A creditor of Qiu Yafu, whose company controlled a flock of fashion brands including Bally and Aquascutum before defaulting on more than $1.3 billion in debt from 2020 through 2022, has sold the 23rd floor of Bank of America Tower for HK$305.36 million ($39 million), according to the source, who confirmed earlier reports in the local press.
The buyer, which is understood to be local agency-turned-property investment firm Winland Group, is picking up the 13,880 square foot (1,290 square metre) property at a more than 56 percent discount from the HK$700 million that Qiu and companies under the control of his Shandong Ruyi Group had paid to acquire it in 2018, according to media reports at the time citing Land Registry documents.
The discounted deal for the grade A property plants a new benchmark of shrinking capital values for strata office assets in Hong Kong, which fell by a further 5.5 percent in the third quarter, compared to the preceding three months. That decline marked an acceleration from the 1.9 percent slide recorded in the second quarter, CBRE estimates showed on Wednesday.
Fashion Faux Pas
Shenzhen-listed Shandong Ruyi Technology Group was once China’s biggest garment maker and Qiu had sought to transform the firm into China’s LVMH through $4 billion in overseas acquisitions from 2015 through 2019, with the Bank of America floor intended as the company’s international headquarters.
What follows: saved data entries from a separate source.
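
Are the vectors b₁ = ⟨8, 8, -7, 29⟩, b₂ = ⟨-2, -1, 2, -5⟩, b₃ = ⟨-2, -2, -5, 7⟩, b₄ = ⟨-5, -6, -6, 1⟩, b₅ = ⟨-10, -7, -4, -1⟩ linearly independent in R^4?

There are 5 vectors in a 4-dimensional space, so they cannot be linearly independent.

linearly dependent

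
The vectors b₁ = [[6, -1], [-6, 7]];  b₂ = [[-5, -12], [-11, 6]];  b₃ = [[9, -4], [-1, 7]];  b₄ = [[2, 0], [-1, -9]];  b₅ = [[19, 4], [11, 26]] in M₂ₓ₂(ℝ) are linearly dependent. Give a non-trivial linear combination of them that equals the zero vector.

Write each element as a vector in ℝ⁴ using {E₁₁, E₁₂, E₂₁, E₂₂}.
Row-reduce the matrix with b₁, b₂, b₃, b₄, b₅ as columns; the null space gives the coefficients.
A generator of the null space is (0, 1, -2, 2, 1).

b₂ - 2b₃ + 2b₄ + b₅ = 0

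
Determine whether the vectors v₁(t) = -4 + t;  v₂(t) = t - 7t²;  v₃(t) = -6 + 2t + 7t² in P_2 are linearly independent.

Take coordinates with respect to the standard basis {1, t, t²}.
Form the 3×3 matrix with these as columns; its determinant is -42.
A nonzero determinant means the columns are linearly independent.

linearly independent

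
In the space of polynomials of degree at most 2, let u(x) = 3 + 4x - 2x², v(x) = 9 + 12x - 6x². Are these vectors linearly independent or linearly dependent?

linearly dependent

Take coordinates with respect to the standard basis {1, x, x²}.
Row-reduce the matrix whose columns are u, v.
The reduction yields 1 nonzero row, so the rank is 1.
Since rank 1 < 2, the set is linearly dependent.
Indeed 3u - v = 0.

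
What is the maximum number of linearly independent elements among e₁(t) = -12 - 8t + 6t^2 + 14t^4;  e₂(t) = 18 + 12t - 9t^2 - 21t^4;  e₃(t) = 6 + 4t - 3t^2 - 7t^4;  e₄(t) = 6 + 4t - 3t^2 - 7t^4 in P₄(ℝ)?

Represent each element by its coordinate vector in ℝ⁵.
Row-reduce the 4×5 matrix with these as rows.
There is 1 pivot column, so rank = 1.

1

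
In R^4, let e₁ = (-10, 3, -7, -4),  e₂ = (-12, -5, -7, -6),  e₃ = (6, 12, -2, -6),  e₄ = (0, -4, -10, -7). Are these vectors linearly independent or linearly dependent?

Place the vectors as rows of a 4×4 matrix and reduce to echelon form.
The reduction yields 4 nonzero rows, so the rank is 4.
Since rank = 4 (the number of vectors), the set is linearly independent.

linearly independent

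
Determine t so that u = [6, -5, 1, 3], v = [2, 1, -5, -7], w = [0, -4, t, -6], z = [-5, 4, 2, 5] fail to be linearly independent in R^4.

t = 11/7

The vectors are dependent exactly when the determinant of the matrix with rows u, v, w, z vanishes.
Expanding, det = 112*t - 176.
Setting this to zero gives t = 11/7.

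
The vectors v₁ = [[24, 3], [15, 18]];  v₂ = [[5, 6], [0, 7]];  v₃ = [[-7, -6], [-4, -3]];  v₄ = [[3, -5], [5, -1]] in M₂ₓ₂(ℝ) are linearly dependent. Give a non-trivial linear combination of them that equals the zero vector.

Take coordinates with respect to {E₁₁, E₁₂, E₂₁, E₂₂}.
Write the vectors as columns of a matrix and find a nonzero vector in its null space.
A generator of the null space is (1, -3, 0, -3).

v₁ - 3v₂ - 3v₄ = 0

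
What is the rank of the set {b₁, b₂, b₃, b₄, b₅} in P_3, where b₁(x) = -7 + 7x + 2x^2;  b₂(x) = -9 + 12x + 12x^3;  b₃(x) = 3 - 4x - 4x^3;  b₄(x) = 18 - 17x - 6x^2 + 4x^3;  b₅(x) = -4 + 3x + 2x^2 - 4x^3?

Represent each element by its coordinate vector in ℝ⁴.
Put the 4×5 matrix [b₁|b₂|b₃|b₄|b₅] into echelon form.
The echelon form has 2 nonzero rows, so the rank is 2.
(With 5 elements in a 4-dimensional space the rank is at most 4.)

rank 2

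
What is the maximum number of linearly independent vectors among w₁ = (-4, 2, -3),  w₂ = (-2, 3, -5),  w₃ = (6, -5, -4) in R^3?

Row-reduce the 3×3 matrix with these as rows.
Reduction leaves 3 leading entries, giving rank 3.

3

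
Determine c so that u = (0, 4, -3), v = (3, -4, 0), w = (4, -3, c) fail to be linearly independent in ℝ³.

Dependence holds iff the 3×3 matrix [u v w] is singular.
Cofactor expansion gives det = -12*c - 21.
This vanishes exactly when c = -7/4.

c = -7/4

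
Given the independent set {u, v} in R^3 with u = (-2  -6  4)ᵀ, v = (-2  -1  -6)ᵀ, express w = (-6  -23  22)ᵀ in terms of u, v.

w = 4u - v

Set up the augmented matrix [u | v | w] and row-reduce.
The system has the unique solution (c₁, c₂) = (4, -1).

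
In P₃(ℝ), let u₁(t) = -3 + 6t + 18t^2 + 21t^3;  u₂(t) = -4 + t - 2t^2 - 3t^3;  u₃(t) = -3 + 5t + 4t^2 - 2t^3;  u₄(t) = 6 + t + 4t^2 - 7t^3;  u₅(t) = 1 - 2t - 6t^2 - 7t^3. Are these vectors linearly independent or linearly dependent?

linearly dependent

Take coordinates with respect to the standard basis {1, t, …, t^3}.
There are 5 vectors in a 4-dimensional space, so they cannot be linearly independent.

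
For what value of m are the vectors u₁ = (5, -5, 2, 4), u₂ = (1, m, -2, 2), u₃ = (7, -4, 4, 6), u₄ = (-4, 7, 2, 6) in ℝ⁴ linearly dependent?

Dependence holds iff the 4×4 matrix [u₁ u₂ u₃ u₄] is singular.
The determinant works out to 48*m + 408.
Setting this to zero gives m = -17/2.

m = -17/2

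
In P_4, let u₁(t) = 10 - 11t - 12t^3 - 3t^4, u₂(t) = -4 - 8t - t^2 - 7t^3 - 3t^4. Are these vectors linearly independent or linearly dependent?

linearly independent

Write each element as a coordinate vector in ℝ⁵ using {1, t, …, t^4}.
Row-reduce the matrix whose columns are u₁, u₂.
The reduction yields 2 nonzero rows, so the rank is 2.
Since rank = 2 (the number of vectors), the set is linearly independent.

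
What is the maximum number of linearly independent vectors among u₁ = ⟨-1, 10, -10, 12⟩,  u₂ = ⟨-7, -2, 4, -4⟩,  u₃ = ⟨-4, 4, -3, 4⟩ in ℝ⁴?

2

Put the 4×3 matrix [u₁|u₂|u₃] into echelon form.
There are 2 pivot columns, so rank = 2.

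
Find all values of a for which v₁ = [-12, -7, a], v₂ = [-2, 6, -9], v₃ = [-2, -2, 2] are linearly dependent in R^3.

a = 41/8

The vectors are dependent exactly when the determinant of the matrix with rows v₁, v₂, v₃ vanishes.
Expanding, det = 16*a - 82.
Solving 16*a - 82 = 0 yields a = 41/8.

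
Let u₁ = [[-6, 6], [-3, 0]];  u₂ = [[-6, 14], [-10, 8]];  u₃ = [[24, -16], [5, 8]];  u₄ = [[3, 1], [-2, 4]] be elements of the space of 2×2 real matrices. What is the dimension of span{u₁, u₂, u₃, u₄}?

Pass to coordinate vectors with respect to the basis {E₁₁, E₁₂, E₂₁, E₂₂}.
Apply Gaussian elimination to the matrix whose rows are u₁, u₂, u₃, u₄.
Reduction leaves 2 leading entries, giving rank 2.

dim = 2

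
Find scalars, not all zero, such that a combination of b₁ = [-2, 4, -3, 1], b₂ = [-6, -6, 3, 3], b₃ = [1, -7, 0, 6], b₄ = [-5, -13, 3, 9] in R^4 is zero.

Solve the homogeneous system with b₁, b₂, b₃, b₄ as columns by row-reducing the coefficient matrix.
The free variable yields coefficients (0, 1, 1, -1) (any nonzero multiple also works).

b₂ + b₃ - b₄ = 0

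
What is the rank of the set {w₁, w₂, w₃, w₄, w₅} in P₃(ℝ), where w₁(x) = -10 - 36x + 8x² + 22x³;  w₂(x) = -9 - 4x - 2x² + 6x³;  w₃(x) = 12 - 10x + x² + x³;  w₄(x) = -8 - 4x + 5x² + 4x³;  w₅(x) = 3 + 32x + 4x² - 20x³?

rank 3

Represent each element by its coordinate vector in ℝ⁴.
Form the matrix with w₁, w₂, w₃, w₄, w₅ as columns and reduce.
There are 3 pivot columns, so rank = 3.
(With 5 elements in a 4-dimensional space the rank is at most 4.)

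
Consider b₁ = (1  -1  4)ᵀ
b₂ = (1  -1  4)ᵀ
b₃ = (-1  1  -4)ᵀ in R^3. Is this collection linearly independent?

linearly dependent

Place the vectors as rows of a 3×3 matrix and reduce to echelon form.
The reduction yields 1 nonzero row, so the rank is 1.
Since rank 1 < 3, the set is linearly dependent.
Indeed b₁ - b₂ = 0.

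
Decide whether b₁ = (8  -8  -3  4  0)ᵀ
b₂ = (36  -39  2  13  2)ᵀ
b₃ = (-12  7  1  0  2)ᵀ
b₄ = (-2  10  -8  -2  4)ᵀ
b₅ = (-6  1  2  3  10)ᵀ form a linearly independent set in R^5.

linearly dependent

The matrix [b₁|b₂|b₃|b₄|b₅] has determinant 0.
A zero determinant means the columns are linearly dependent.
Indeed 2b₁ - b₂ - 2b₃ - b₄ + b₅ = 0.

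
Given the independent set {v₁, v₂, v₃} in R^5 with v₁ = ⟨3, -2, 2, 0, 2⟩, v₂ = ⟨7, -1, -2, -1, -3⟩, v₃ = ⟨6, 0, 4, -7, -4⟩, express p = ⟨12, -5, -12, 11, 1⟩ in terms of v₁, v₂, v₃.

p = v₁ + 3v₂ - 2v₃

Write p = α₁v₁ + … + α₃v₃ and equate components.
Back-substitution yields (α₁, α₂, α₃) = (1, 3, -2).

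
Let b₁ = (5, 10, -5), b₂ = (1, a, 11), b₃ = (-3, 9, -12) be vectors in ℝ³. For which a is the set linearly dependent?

a = -10

Place the vectors as rows of a 3×3 matrix; dependence ⇔ determinant zero.
The determinant works out to -75*a - 750.
Solving -75*a - 750 = 0 yields a = -10.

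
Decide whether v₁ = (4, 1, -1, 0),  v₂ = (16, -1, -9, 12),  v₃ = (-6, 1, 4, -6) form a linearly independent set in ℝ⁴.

linearly dependent

Place the vectors as rows of a 3×4 matrix and reduce to echelon form.
The reduction yields 2 nonzero rows, so the rank is 2.
Since rank 2 < 3, the set is linearly dependent.
Indeed v₁ - v₂ - 2v₃ = 0.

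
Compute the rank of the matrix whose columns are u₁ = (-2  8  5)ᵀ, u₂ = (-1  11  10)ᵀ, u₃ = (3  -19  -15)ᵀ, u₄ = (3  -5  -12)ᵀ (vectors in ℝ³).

3

Apply Gaussian elimination to the matrix whose rows are u₁, u₂, u₃, u₄.
The echelon form has 3 nonzero rows, so the rank is 3.
(With 4 elements in a 3-dimensional space the rank is at most 3.)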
Chinese fashion mogul Qiu Yafu (Getty Images)
However, after picking up brands like Lycra and Gieves & Hawkes, Shandong Ruyi defaulted on a $153 million bond in 2020 and by late last year had already seen a number of its fashion assets seized by creditors as its defaults climbed to $1.3 billion.
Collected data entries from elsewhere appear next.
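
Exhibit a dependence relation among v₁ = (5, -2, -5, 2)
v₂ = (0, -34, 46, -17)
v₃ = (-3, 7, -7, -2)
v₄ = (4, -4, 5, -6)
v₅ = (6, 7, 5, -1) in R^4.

Row-reduce the matrix with v₁, v₂, v₃, v₄, v₅ as columns; the null space gives the coefficients.
One solution (up to scaling) is (3, 1, 3, -3, 1).

3v₁ + v₂ + 3v₃ - 3v₄ + v₅ = 0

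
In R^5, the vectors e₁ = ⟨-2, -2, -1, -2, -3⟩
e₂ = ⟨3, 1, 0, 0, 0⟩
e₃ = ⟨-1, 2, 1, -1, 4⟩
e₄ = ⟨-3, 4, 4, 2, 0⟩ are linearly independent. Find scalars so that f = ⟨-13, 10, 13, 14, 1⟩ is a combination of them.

f = -3e₁ - 4e₂ - 2e₃ + 3e₄

Write f = α₁e₁ + … + α₄e₄ and equate components.
The system has the unique solution (α₁, …, α₄) = (-3, -4, -2, 3).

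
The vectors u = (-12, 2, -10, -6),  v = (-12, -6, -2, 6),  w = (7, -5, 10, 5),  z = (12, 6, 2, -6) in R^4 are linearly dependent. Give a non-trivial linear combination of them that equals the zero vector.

Set up α₁u + … + α₄z = 0 and solve the homogeneous system.
A generator of the null space is (0, 1, 0, 1).

v + z = 0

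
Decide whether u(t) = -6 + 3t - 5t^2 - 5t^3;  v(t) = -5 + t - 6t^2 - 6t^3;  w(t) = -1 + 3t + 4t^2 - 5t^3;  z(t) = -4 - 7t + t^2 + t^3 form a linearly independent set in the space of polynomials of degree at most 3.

linearly independent

Write each element as a coordinate vector in ℝ⁴ using {1, t, …, t^3}.
Form the 4×4 matrix with these as columns; its determinant is 1242.
A nonzero determinant means the columns are linearly independent.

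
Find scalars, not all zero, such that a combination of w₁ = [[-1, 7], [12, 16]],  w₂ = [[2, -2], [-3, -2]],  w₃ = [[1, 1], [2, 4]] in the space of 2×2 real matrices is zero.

w₁ + 2w₂ - 3w₃ = 0

Pass to coordinate vectors relative to the basis {E₁₁, E₁₂, E₂₁, E₂₂}.
Write the vectors as columns of a matrix and find a nonzero vector in its null space.
A generator of the null space is (1, 2, -3).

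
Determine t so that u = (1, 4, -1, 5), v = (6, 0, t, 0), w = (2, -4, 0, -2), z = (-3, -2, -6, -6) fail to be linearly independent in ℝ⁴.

t = -46

The set is linearly dependent precisely when det[u; v; w; z] = 0.
Expanding, det = -12*t - 552.
Setting this to zero gives t = -46.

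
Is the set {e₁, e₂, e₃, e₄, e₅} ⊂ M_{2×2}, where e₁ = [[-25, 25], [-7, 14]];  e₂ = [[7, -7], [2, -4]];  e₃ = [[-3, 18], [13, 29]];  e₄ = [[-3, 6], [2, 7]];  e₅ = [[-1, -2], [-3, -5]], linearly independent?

linearly dependent

Write each element as a coordinate vector in ℝ⁴ using {E₁₁, E₁₂, E₂₁, E₂₂}.
There are 5 vectors in a 4-dimensional space, so they cannot be linearly independent.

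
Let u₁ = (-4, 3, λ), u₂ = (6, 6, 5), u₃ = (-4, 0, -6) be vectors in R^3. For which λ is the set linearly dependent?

λ = -8

Place the vectors as rows of a 3×3 matrix; dependence ⇔ determinant zero.
The determinant works out to 24*λ + 192.
Solving 24*λ + 192 = 0 yields λ = -8.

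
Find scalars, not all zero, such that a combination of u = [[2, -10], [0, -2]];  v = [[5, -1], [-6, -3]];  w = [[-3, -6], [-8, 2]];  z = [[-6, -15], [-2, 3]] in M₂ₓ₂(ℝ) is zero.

Write each element as a vector in ℝ⁴ using {E₁₁, E₁₂, E₂₁, E₂₂}.
Solve the homogeneous system with u, v, w, z as columns by row-reducing the coefficient matrix.
A generator of the null space is (1, -1, 1, -1).

u - v + w - z = 0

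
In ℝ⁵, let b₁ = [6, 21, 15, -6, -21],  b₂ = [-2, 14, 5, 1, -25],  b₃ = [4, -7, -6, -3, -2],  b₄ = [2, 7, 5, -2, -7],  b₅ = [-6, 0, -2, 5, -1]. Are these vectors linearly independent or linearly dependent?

One vector is a scalar multiple of another, so the set is dependent.

linearly dependent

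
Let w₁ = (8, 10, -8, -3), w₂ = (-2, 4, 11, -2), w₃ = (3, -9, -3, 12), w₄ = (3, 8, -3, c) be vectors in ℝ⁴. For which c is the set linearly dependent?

The vectors are dependent exactly when the determinant of the matrix with rows w₁, w₂, w₃, w₄ vanishes.
The determinant works out to 918*c + 5049.
Setting this to zero gives c = -11/2.

c = -11/2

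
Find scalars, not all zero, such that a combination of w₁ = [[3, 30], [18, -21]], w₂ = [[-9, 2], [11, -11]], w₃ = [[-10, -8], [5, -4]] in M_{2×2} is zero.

Write each element as a vector in ℝ⁴ using {E₁₁, E₁₂, E₂₁, E₂₂}.
Row-reduce the matrix with w₁, w₂, w₃ as columns; the null space gives the coefficients.
One solution (up to scaling) is (1, -3, 3).

w₁ - 3w₂ + 3w₃ = 0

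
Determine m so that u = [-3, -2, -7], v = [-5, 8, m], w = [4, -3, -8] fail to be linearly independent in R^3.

m = 23

The set is linearly dependent precisely when det[u; v; w] = 0.
Expanding, det = 391 - 17*m.
This vanishes exactly when m = 23.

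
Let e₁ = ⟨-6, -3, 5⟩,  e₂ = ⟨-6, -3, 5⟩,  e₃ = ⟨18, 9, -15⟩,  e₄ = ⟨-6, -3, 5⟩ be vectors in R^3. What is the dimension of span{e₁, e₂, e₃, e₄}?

Put the 3×4 matrix [e₁|e₂|e₃|e₄] into echelon form.
Reduction leaves 1 leading entry, giving rank 1.
(With 4 elements in a 3-dimensional space the rank is at most 3.)

1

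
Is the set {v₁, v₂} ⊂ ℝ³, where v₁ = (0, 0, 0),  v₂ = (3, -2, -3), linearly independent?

One of the vectors is the zero vector, so the set is linearly dependent.

linearly dependent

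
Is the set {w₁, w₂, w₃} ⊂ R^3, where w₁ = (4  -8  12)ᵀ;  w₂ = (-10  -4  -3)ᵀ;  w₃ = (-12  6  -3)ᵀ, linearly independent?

linearly independent

Form the 3×3 matrix with these as columns; its determinant is -1224.
A nonzero determinant means the columns are linearly independent.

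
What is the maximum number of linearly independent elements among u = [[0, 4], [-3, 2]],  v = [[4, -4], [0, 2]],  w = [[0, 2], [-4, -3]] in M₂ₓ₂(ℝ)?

Pass to coordinate vectors with respect to the basis {E₁₁, E₁₂, E₂₁, E₂₂}.
Put the 4×3 matrix [u|v|w] into echelon form.
Reduction leaves 3 leading entries, giving rank 3.

3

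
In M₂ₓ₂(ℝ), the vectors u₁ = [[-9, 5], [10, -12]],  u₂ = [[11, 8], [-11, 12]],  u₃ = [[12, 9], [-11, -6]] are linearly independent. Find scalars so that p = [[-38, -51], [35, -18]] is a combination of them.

p = -2u₁ - 4u₂ - u₃

Work in coordinates with respect to the standard basis {E₁₁, E₁₂, E₂₁, E₂₂}.
Solve the system with u₁, u₂, u₃ as columns and p as the right-hand side.
Back-substitution yields (a₁, a₂, a₃) = (-2, -4, -1).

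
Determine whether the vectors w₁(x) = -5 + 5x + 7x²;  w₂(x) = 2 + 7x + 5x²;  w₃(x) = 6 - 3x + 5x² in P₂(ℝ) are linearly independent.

linearly independent

Write each element as a coordinate vector in ℝ³ using {1, x, x²}.
The matrix [w₁|w₂|w₃] has determinant -486.
A nonzero determinant means the columns are linearly independent.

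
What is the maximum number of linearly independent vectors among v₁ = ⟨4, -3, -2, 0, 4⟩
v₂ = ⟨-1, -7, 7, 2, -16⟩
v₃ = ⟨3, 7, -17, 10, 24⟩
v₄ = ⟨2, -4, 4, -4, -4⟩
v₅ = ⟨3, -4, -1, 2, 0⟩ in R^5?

Form the matrix with v₁, v₂, v₃, v₄, v₅ as columns and reduce.
Reduction leaves 3 leading entries, giving rank 3.

3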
By November of last year receivers hired by the fashion group’s creditors had engaged Savills to market the Bank of America Tower floor, together with three parking spaces included in the eventual sale, at HK$500 million. Savills is also thought to have represented the creditor in the eventual sale, although sources at the property agency had not responded to inquiries from Mingtiandi by the time of publication.
Located at 12 Harcourt Road in Hong Kong’s traditional commercial hub, the Bank of America Tower is within a few blocks of both the Central and Admiralty MTR stations, and is neighbours with new office landmarks Cheung Kong Centre II and The Henderson.
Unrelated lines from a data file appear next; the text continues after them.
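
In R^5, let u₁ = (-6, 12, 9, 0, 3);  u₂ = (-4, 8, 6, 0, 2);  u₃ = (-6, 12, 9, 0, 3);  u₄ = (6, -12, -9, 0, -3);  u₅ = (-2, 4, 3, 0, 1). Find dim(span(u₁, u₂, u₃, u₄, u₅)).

dim = 1

Form the matrix with u₁, u₂, u₃, u₄, u₅ as columns and reduce.
Reduction leaves 1 leading entry, giving rank 1.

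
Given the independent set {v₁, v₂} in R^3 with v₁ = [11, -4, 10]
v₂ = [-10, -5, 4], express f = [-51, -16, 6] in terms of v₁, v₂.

Set up the augmented matrix [v₁ | v₂ | f] and row-reduce.
Back-substitution yields (a₁, a₂) = (-1, 4).

f = -v₁ + 4v₂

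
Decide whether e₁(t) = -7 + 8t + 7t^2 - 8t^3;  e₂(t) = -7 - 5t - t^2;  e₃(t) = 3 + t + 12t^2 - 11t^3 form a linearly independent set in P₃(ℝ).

Take coordinates with respect to the standard basis {1, t, …, t^3}.
Row-reduce the matrix whose columns are e₁, e₂, e₃.
The reduction yields 3 nonzero rows, so the rank is 3.
Since rank = 3 (the number of vectors), the set is linearly independent.

linearly independent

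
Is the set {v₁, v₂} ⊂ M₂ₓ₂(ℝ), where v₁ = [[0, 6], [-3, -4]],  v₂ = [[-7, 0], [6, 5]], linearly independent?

Take coordinates with respect to the standard basis {E₁₁, E₁₂, E₂₁, E₂₂}.
Row-reduce the matrix whose columns are v₁, v₂.
The reduction yields 2 nonzero rows, so the rank is 2.
Since rank = 2 (the number of vectors), the set is linearly independent.

linearly independent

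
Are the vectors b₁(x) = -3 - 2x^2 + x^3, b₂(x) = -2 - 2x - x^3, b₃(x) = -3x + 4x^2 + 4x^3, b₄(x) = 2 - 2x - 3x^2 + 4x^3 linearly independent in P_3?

linearly independent

Take coordinates with respect to the standard basis {1, x, …, x^3}.
The matrix [b₁|b₂|b₃|b₄] has determinant 297.
A nonzero determinant means the columns are linearly independent.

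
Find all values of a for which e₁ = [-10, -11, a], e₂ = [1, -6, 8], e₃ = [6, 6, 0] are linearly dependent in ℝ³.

The set is linearly dependent precisely when det[e₁; e₂; e₃] = 0.
Cofactor expansion gives det = 42*a - 48.
Solving 42*a - 48 = 0 yields a = 8/7.

a = 8/7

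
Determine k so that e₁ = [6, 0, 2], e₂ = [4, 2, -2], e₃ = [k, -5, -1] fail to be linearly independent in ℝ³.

The vectors are dependent exactly when the determinant of the matrix with rows e₁, e₂, e₃ vanishes.
Cofactor expansion gives det = -4*k - 112.
Solving -4*k - 112 = 0 yields k = -28.

k = -28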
At the reported pricing, Winland is paying around HK$22,000 per square foot for its 13,880 square foot (1,290 square metre) slice of the 38-storey tower, after Qiu was said to have paid over HK$50,000 per square foot at the height of the market in 2018.
In 2018, Winland had purchased 96 percent ownership of the Sun On Mansion in Causeway Bay from New World Development for HK$2.17 billion (then $280 million) and the following year applied for a compulsory sale of the remaining space in the property as it sought to develop a new commercial tower on the site.
Winland had not responded to inquiries from Mingtiandi regarding this latest acquisition by the time of publication.
Office Market Still in the Doldrums
The cut-rate sale in Central is being reported as CBRE estimates that capital values for Grade A strata offices in Hong Kong will have dropped by as much as 10 percent by the end of 2023 compared to a year earlier, due to higher interest rates and challenging economic conditions.
That gloom comes despite trades of office assets across Hong Kong leaping to HK$1.56 billion in the third quarter, which was up 42 percent from the HK$1.1 billion worth of trades in the preceding three months, according to the property agency. Despite the uptick, last quarter’s investment volume was still a third below the HK$2.3 billion notched in the first quarter of the year.
“Professional investors were mostly on the side assessing various market trends while less yield-sensitive end-users were more active looking for discounted assets. While borrowing costs are expected to stay at high levels for longer, the investment market will likely remain overall quiet for the remainder of the year,” said Reeves Yan, executive director and head of capital markets for CBRE in Hong Kong.